After 39-year-old former FBI Special Agent Terry J. Albury was sentenced on Thursday to 48 months in the District of Minnesota in connection with his unauthorized disclosure and retention of classified national defense information, Attorney General Jeff Sessions confirmed the DOJ is in the process of “conducting perhaps the most aggressive campaign against leaks in Department history.”

“We are conducting perhaps the most aggressive campaign against leaks in Department history,” Sessions said in a release. “Crimes like the one committed by the defendant in this case will not be tolerated—they will be prosecuted to the fullest extent of the law and punished … Today’s sentence should be a warning to every would-be leaker in the federal government that if they disclose classified information, they will pay a high price.”

According to court documents, Albury worked as a Special Agent in the FBI’s Minneapolis field office at the time of the disclosures, held a Top Secret//Sensitive Compartmented Information security clearance and his daily duties provided him access to sensitive and classified FBI and other U.S. government information.

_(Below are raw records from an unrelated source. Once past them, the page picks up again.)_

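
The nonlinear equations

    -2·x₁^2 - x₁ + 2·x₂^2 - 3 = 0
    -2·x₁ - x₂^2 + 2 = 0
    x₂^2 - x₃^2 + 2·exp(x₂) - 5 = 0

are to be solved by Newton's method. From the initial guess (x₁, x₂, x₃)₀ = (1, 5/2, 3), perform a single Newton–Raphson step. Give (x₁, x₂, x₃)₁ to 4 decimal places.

(0.3333, 1.5167, 0.9566)

At (1, 5/2, 3): F = (6.5000, -6.2500, 16.614988).
Jacobian J = [[-4·x₁ - 1, 4·x₂, 0], [-2, -2·x₂, 0], [0, 2·x₂ + 2·exp(x₂), -2·x₃]].
At the point, J = [[-5.0000, 10.0000, 0.0000], [-2.0000, -5.0000, 0.0000], [0.0000, 29.364988, -6.0000]] (det J = -270.0000).
Solving J·Δ = −F gives Δ = (-0.6667, -0.9833, -2.0434).
Then the next iterate is (x₁, x₂, x₃)₁ = (0.3333, 1.5167, 0.9566).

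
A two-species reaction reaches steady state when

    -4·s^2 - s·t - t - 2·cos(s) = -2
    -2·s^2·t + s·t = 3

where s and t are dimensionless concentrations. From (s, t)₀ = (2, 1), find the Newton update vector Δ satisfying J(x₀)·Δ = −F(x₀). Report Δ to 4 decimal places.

(-0.9988, -0.3347)

At (2, 1): F = (-16.167706, -9.0000).
Jacobian J = [[-8·s - t + 2·sin(s), -s - 1], [-4·s·t + t, -2·s^2 + s]].
At the point, J = [[-15.181405, -3.0000], [-7.0000, -6.0000]] (det J = 70.088431).
Solving J·Δ = −F gives Δ = (-0.9988, -0.3347).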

The court documents also say that, beginning in 2016 and continuing through August 2017, Albury knowingly and willfully disclosed national defense information, classified at the Secret level, to a reporter. Albury employed methods to avoid detection, including printing documents that he created by cutting and pasting portions of an original document into a new document so as to avoid leaving a record of having printed the original, classified document. Albury also accessed documents on a classified computer and took pictures of the computer screen in order to photograph certain classified documents. Those additional classified documents were recovered on an electronic storage device found during a search of his home.